I have not yet watched The Good Wife. I am disinclined to watch The Good Wife. WHY, in light of all the aforementioned gifts I’ve had at the hands of all these great people, all things I came to love despite my original resistance, WON’T I WATCH The Good Wife?
There’s a reason, and it isn’t a good one.
It’s for the same reason I almost never read another book by an author whose book I particularly loved. It’s an anxiety about friendship. What if it fails to be fed by this latest show? What if it turns out the deep resonance between us was a one-off? What if what I see as high art you see as schmaltzy, cheesy, or otherwise bad? What if you think James Franco is brilliant? What if our friendship was founded on a misunderstanding? What if now we see things in different ways?
These things are never quite true, but terror lives in the possibility that they might be. Friendship love is like romantic love; the hypotheticals are where things really fall apart. Drop them instead. Dig in: DO YOU LIKE JAMES FRANCO? TELL ME ABOUT THIS LIKE! Does Daniel Desario remind you of Jordan Catalano? Or of your high-school boyfriend? Or was 127 Hours amazing? Where is his brilliance? His prose? His acting? His multiple graduate programs? What of his do you admire?
The real question is obvious: where do our perspectives reconnect? Whatever you do, and whatever I do, may we never let our likes and dislikes stand as final pronouncements. Dismissive judgment is condescension is scorn is death. “It’s just not my thing” is a refusal of friendship. Get back to first principles. If I dislike James Franco and you don’t, it’s not because I am high-brow while your brows rest mawkishly beneath your nose.
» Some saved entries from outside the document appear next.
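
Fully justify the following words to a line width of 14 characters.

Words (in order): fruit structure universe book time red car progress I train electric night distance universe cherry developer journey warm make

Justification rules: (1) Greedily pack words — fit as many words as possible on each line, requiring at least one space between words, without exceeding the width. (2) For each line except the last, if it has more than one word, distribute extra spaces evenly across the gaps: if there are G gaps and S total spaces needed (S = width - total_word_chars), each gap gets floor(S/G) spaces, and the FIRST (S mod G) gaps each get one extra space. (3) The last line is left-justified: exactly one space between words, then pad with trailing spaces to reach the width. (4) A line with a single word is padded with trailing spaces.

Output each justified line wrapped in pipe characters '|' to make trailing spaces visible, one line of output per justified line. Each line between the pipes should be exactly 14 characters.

Line 1: ['fruit'] (min_width=5, slack=9)
Line 2: ['structure'] (min_width=9, slack=5)
Line 3: ['universe', 'book'] (min_width=13, slack=1)
Line 4: ['time', 'red', 'car'] (min_width=12, slack=2)
Line 5: ['progress', 'I'] (min_width=10, slack=4)
Line 6: ['train', 'electric'] (min_width=14, slack=0)
Line 7: ['night', 'distance'] (min_width=14, slack=0)
Line 8: ['universe'] (min_width=8, slack=6)
Line 9: ['cherry'] (min_width=6, slack=8)
Line 10: ['developer'] (min_width=9, slack=5)
Line 11: ['journey', 'warm'] (min_width=12, slack=2)
Line 12: ['make'] (min_width=4, slack=10)

Answer: |fruit         |
|structure     |
|universe  book|
|time  red  car|
|progress     I|
|train electric|
|night distance|
|universe      |
|cherry        |
|developer     |
|journey   warm|
|make          |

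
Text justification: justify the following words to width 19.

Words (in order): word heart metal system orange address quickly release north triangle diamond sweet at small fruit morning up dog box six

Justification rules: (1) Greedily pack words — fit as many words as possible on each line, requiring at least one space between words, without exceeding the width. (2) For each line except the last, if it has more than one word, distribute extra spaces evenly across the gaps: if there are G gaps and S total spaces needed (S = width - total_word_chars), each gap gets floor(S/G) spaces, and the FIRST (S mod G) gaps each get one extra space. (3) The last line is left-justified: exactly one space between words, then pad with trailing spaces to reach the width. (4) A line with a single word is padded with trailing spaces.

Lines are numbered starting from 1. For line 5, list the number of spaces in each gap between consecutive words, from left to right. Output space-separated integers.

Line 1: ['word', 'heart', 'metal'] (min_width=16, slack=3)
Line 2: ['system', 'orange'] (min_width=13, slack=6)
Line 3: ['address', 'quickly'] (min_width=15, slack=4)
Line 4: ['release', 'north'] (min_width=13, slack=6)
Line 5: ['triangle', 'diamond'] (min_width=16, slack=3)
Line 6: ['sweet', 'at', 'small'] (min_width=14, slack=5)
Line 7: ['fruit', 'morning', 'up'] (min_width=16, slack=3)
Line 8: ['dog', 'box', 'six'] (min_width=11, slack=8)

Answer: 4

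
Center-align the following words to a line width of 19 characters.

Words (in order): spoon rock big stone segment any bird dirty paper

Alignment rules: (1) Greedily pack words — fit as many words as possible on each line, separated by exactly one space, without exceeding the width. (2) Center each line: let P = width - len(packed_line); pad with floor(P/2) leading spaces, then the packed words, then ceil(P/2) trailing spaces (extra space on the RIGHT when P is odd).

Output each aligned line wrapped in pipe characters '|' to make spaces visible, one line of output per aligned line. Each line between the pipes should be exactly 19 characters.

Answer: |  spoon rock big   |
| stone segment any |
| bird dirty paper  |

Derivation:
Line 1: ['spoon', 'rock', 'big'] (min_width=14, slack=5)
Line 2: ['stone', 'segment', 'any'] (min_width=17, slack=2)
Line 3: ['bird', 'dirty', 'paper'] (min_width=16, slack=3)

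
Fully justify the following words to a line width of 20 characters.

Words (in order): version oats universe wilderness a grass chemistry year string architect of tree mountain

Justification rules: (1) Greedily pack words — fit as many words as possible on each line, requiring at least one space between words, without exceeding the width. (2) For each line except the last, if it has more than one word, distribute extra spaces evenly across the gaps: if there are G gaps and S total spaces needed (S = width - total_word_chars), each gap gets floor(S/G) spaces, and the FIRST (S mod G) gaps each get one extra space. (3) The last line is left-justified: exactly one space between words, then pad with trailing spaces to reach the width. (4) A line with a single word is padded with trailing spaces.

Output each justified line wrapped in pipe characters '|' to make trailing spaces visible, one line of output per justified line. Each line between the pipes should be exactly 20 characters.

Answer: |version         oats|
|universe  wilderness|
|a   grass  chemistry|
|year          string|
|architect   of  tree|
|mountain            |

Derivation:
Line 1: ['version', 'oats'] (min_width=12, slack=8)
Line 2: ['universe', 'wilderness'] (min_width=19, slack=1)
Line 3: ['a', 'grass', 'chemistry'] (min_width=17, slack=3)
Line 4: ['year', 'string'] (min_width=11, slack=9)
Line 5: ['architect', 'of', 'tree'] (min_width=17, slack=3)
Line 6: ['mountain'] (min_width=8, slack=12)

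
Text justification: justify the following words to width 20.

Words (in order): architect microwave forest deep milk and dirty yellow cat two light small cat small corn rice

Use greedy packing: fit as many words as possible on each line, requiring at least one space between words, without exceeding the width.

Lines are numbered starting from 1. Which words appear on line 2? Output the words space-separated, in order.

Line 1: ['architect', 'microwave'] (min_width=19, slack=1)
Line 2: ['forest', 'deep', 'milk', 'and'] (min_width=20, slack=0)
Line 3: ['dirty', 'yellow', 'cat', 'two'] (min_width=20, slack=0)
Line 4: ['light', 'small', 'cat'] (min_width=15, slack=5)
Line 5: ['small', 'corn', 'rice'] (min_width=15, slack=5)

Answer: forest deep milk and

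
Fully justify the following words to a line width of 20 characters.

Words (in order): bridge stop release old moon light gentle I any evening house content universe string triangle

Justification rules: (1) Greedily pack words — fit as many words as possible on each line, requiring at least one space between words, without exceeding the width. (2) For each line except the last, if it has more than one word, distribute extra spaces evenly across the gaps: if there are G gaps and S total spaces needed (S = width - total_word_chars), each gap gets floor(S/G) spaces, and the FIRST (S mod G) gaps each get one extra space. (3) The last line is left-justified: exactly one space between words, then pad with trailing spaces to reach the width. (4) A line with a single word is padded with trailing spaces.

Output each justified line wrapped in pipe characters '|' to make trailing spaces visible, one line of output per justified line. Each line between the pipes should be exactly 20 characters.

Line 1: ['bridge', 'stop', 'release'] (min_width=19, slack=1)
Line 2: ['old', 'moon', 'light'] (min_width=14, slack=6)
Line 3: ['gentle', 'I', 'any', 'evening'] (min_width=20, slack=0)
Line 4: ['house', 'content'] (min_width=13, slack=7)
Line 5: ['universe', 'string'] (min_width=15, slack=5)
Line 6: ['triangle'] (min_width=8, slack=12)

Answer: |bridge  stop release|
|old    moon    light|
|gentle I any evening|
|house        content|
|universe      string|
|triangle            |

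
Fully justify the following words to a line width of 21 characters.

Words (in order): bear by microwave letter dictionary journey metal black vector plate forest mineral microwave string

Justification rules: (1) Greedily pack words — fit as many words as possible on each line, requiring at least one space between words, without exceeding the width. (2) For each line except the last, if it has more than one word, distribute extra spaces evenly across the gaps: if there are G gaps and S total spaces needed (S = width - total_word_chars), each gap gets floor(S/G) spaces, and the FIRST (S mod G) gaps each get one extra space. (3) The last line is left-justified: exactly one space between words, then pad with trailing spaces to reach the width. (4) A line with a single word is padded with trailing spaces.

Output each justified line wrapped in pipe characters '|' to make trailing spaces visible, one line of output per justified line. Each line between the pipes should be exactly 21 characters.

Line 1: ['bear', 'by', 'microwave'] (min_width=17, slack=4)
Line 2: ['letter', 'dictionary'] (min_width=17, slack=4)
Line 3: ['journey', 'metal', 'black'] (min_width=19, slack=2)
Line 4: ['vector', 'plate', 'forest'] (min_width=19, slack=2)
Line 5: ['mineral', 'microwave'] (min_width=17, slack=4)
Line 6: ['string'] (min_width=6, slack=15)

Answer: |bear   by   microwave|
|letter     dictionary|
|journey  metal  black|
|vector  plate  forest|
|mineral     microwave|
|string               |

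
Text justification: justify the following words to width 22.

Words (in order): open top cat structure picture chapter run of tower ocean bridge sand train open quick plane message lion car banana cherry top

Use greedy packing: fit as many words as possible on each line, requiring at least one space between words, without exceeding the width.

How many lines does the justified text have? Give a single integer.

Answer: 6

Derivation:
Line 1: ['open', 'top', 'cat', 'structure'] (min_width=22, slack=0)
Line 2: ['picture', 'chapter', 'run', 'of'] (min_width=22, slack=0)
Line 3: ['tower', 'ocean', 'bridge'] (min_width=18, slack=4)
Line 4: ['sand', 'train', 'open', 'quick'] (min_width=21, slack=1)
Line 5: ['plane', 'message', 'lion', 'car'] (min_width=22, slack=0)
Line 6: ['banana', 'cherry', 'top'] (min_width=17, slack=5)
Total lines: 6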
I dislike him because he is greasy, and because I think he is a poor writer who wrote that shadows are shadow-like, and because I find teaching a class on yourself hubristic, and hubris troubles me since I suspect it too often gets mistaken for talent. (Particularly when men have it and perform a Rebel Without A Cause sort of masculinity that somehow makes this regrettable comportment acceptable.) His eyelids droop and make him look sleepy, and it’s rude to look above it all and sleepy all the time. (Yes: rude! Behold the schoolmarm within!) But there’s more: If a lack of effort is unpraiseworthy, and I think it is, then an effortful display of a lack of effort is contemptible. He made Anne Hathaway work harder at an awards show than any human being should ever have to emotionally work. It wasn’t just wasteful, it was mean. He did that because he thought it was the cool thing to do, and coolness drags people toward ethical emptiness. (I just said that as an absolute, but of course what I really mean is that I was never cool growing up, so cool is wrapped up with rejection, and all the self-righteous justifications rejection brings.)
I know next to nothing about James Franco, but I think he’s empty. Above are my reasons, and they aren’t so much profound as frankly (ha!) autobiographical. What matters more than my objective assessment of James Franco (I mean really, who cares?) is the subjectivity behind it. What’s yours? Can our subjectivities hang out?
None of that conversation can happen till I shake myself loose of my bad habits. I’m going to watch The Good Wife.